A PROPOS DE "NEXUS"

DE HENRY MILLER

par Manuel de Diéguez

J'étais bien parti pour vous parler du dernier livre de Henry Miller, Nexus. Mais cette semaine, une phrase d'un grand éditeur parisien m'a été rapportée : "Miller, ce n'est rien", disait cet homme cultivé et passionné rabelaisien... Le lendemain, un grand écrivain italien que j'admire m'avoue ne l'avoir pas lu parce que, me dit-il, "Miller n'existe pas en Italie". Alors, je me suis soudain souvenu que Miller est interdit dans les pays anglo-saxons; et que Nexus est interdit même à Paris. Jusqu'alors je tenais pour bien naturel et sans importance ce genre de malentendu à l'égard d'un grand écrivain. Il est inévitable, pensais-je, qu'une masse obsédée voie dans une oeuvre autre chose que ce qu'elle est littérairement ; et que cette masse s'y scandalise de ses propres phantasmes mis à nu. Au reste, il est vain, me répétais-je, de vouloir faire comprendre les chefs-d'oeuvre à tout le monde - ceux-ci ont toujours été réservés à quelques-uns.

Là-dessus, par un comble de malchance, je rencontre le directeur littéraire d'un grand hebdomadaire de gauche, qui me dit : "j'ai lu Nexus, c'est toujours la même chose. Pour le coup, j'éclate : "Qu'est-ce qui ressemble plus à une toile de Van Gogh, lui dis-je, qu'une autre toile de Van Gogh?"

C'est pourquoi, aujourd'hui, je ne parlerai pas spécialement de "la même chose". Mais puisque nous avons avec Miller la chance d'avoir un écrivain qui, comme Proust, Balzac et tous les grands, explore son univers, qui est toujours le même, je vais tenter de dire, une bonne fois, ce que c'est que cet univers ; et pourquoi je le parcours depuis dix ans, persuadé que je ne le parcourrai jamais tout entier. Car Miller lui-même, la mort le prendra toujours dans les premiers pas d'une exploration sans limite.

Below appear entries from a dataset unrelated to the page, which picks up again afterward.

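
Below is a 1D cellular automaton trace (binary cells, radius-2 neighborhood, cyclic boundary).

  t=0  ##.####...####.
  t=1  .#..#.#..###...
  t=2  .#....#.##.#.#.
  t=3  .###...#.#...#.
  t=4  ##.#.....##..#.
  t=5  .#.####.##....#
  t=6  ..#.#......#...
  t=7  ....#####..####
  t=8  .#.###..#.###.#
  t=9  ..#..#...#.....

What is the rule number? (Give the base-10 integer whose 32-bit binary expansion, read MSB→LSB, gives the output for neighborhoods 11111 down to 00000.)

270117337

  #####|.  b31=0 t=7,i=6
  ####.|.  b30=0 t=0,i=5
  ###.#|.  b29=0 t=0,i=13
  ###..|#  b28=1 t=0,i=6
  ##.##|.  b27=0 t=0,i=2
  ##.#.|.  b26=0 t=2,i=10
  ##..#|.  b25=0 t=4,i=11
  ##...|.  b24=0 t=0,i=7
  #.###|.  b23=0 t=0,i=3
  #.##.|.  b22=0 t=0,i=0
  #.#.#|.  b21=0 t=2,i=11
  #.#..|#  b20=1 t=1,i=6
  #..##|#  b19=1 t=1,i=8
  #..#.|.  b18=0 t=1,i=3
  #...#|.  b17=0 t=0,i=8
  #....|#  b16=1 t=1,i=13
  .####|#  b15=1 t=0,i=4
  .###.|.  b14=0 t=1,i=10
  .##.#|#  b13=1 t=0,i=1
  .##..|.  b12=0 t=4,i=10
  .#.##|#  b11=1 t=2,i=7
  .#.#.|.  b10=0 t=1,i=5
  .#..#|.  b9=0 t=1,i=2
  .#...|#  b8=1 t=2,i=2
  ..###|#  b7=1 t=0,i=10
  ..##.|#  b6=1 t=4,i=9
  ..#.#|.  b5=0 t=1,i=4
  ..#..|#  b4=1 t=1,i=1
  ...##|#  b3=1 t=0,i=9
  ...#.|.  b2=0 t=1,i=0
  ....#|.  b1=0 t=1,i=14
  .....|#  b0=1 t=4,i=6
  bits 00010000000110011010100111011001 = 270117337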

Pour comprendre Miller il faut naturellement avoir une idée de ce que c'est que l'épopée ; et de ce que c'est que l'Amérique planétaire de cet homme. Car, depuis vingt ans, cet homme se collette tout seul sur le mode épique avec un continent. De nos jours, l'épopée est devenue individuelle ; les géants qu'elle défie s'appellent l'argent, les bureaux, la Compagnie générale des télégraphes dans Capricorne. Lisez les pages innombrables de la Crucifixionen rose dont Nexus constitue le dernier volume : un homme seul y porte à son point de fusion son propre destin, avec le souffle et la puissance des poètes épiques. Le monstre qu'il affronte s'appelle l'Amérique - il la retrouve partout - et peu m'importe ce qu' elle est, si telle est l'Amérique du poète, celle qui l'a poussé à ce paroxysme de solitude, de ferveur; de frénésie.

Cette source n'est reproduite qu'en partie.